In the afternoon as I was waiting for the bus to take me down to the lake, I got my picture taken by a passing photographer:
Once at the lake, I’d done about 12km when again, it started to rain. Luckily, I decided to press on and the rain didn’t last – I did almost go home at one point because the rain kept threatening to come down.
Here is the route I took according to RunKeeper:
I’m happy with the speed. The route is certainly one of the more interesting ones to skate around on, but that does mean that you need to keep your wits about you. I had multiple near-misses with children on bikes, roller blade or just people randomly changing direction. There were also several crossings to deal with, although for the most part I managed to time them just right to get the ‘green man’. When you’re not dealing with all that, there is a lovely view of the lakeside. The surface really is top notch too. Physically, afterwards I felt pretty good and made sure I did my stretches. That reminds me…
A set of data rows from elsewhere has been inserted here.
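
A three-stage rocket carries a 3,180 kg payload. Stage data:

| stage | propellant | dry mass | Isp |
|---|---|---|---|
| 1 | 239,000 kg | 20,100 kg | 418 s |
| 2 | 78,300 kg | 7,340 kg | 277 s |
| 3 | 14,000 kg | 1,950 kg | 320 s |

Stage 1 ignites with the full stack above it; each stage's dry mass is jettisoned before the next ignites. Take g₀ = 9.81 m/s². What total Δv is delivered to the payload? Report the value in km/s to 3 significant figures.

Δv ≈ 12.3 km/s

Ignition mass of stage 1 = 239,000+20,100 + 78,300+7,340 + 14,000+1,950 + 3,180 = 363,870 kg.
Stage 1: m₀ = 363,870 kg, m_f = 363,870 − 239,000 = 124,870 kg; Δv = 418×9.81×ln(2.914) = 4100.6×1.0695 ≈ 4386 m/s.
Stage 2: m₀ = 104,770 kg, m_f = 104,770 − 78,300 = 26,470 kg; Δv = 277×9.81×ln(3.958) = 2717.4×1.3758 ≈ 3738 m/s.
Stage 3: m₀ = 19,130 kg, m_f = 19,130 − 14,000 = 5,130 kg; Δv = 320×9.81×ln(3.729) = 3139.2×1.3162 ≈ 4132 m/s.
Total Δv = 4386 + 3738 + 4132 = 12256 m/s.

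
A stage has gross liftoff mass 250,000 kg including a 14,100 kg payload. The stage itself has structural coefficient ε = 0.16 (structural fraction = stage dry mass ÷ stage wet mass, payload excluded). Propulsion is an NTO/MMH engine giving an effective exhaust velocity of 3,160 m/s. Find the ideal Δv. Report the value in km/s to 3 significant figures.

Δv ≈ 4.97 km/s

Stage wet mass = m₀ − payload = 250,000 − 14,100 = 235,900 kg.
Stage dry mass = ε × stage wet mass = 0.16 × 235,900 = 37,744 kg.
Burnout mass m_f = stage dry + payload = 37,744 + 14,100 = 51,844 kg.
Δv = v_e · ln(250,000/51,844) = 3160.0 × ln(4.822) = 3160.0 × 1.5732 ≈ 4971 m/s.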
Tim Pritchard recommended that I read a copy of Chi Running by Danny Dreyer. There is some interesting stuff regarding technique. After reading it, I’ve tried to keep in mind the following when I skate:
– Strike the ground when pushing with the mid-foot, making as little noise as possible
– Stay as straight as possible, lean forwards more the faster you want to go
– Don’t reach too far forwards, concentrate your push to the back
– Focus on the point where you want to be going (as much as your board and the terrain allows you)
I would really recommend this book. There are some very waffle-y sections and some running information that isn’t very relevant to longboarding, but the philosophy, warming up/warming down, stretching, race preparation and training plans are all well worth the read.
T minus 5 days-ish
So now comes a nice part of the training: eating and resting as much as possible! I’m really looking forward to the weekend, as well as the race it’ll be a good chance to catch up with old friends (Matt Elver, Keith O’Leary, Tim Pritchard, Tom Parker, Nick Randall, Zoltan Nagy), and meet some new faces for the first time in person (Chris White, Gary Ewens of Smile Longboards, the UK Longboard Larry distributor, and who knows else!).
A sad fact though is that Alex Bangnoi will unfortunately not be able to make Goodwood this year- it won’ be the same without you drifting me around the track ;-). The French will be duly represented though by Matthieu Josse, a young gun who shot to 8th place in the Ultraskate rankings at the Paris Ultraskate. I think there are going to be a few surprises this year…let’s see!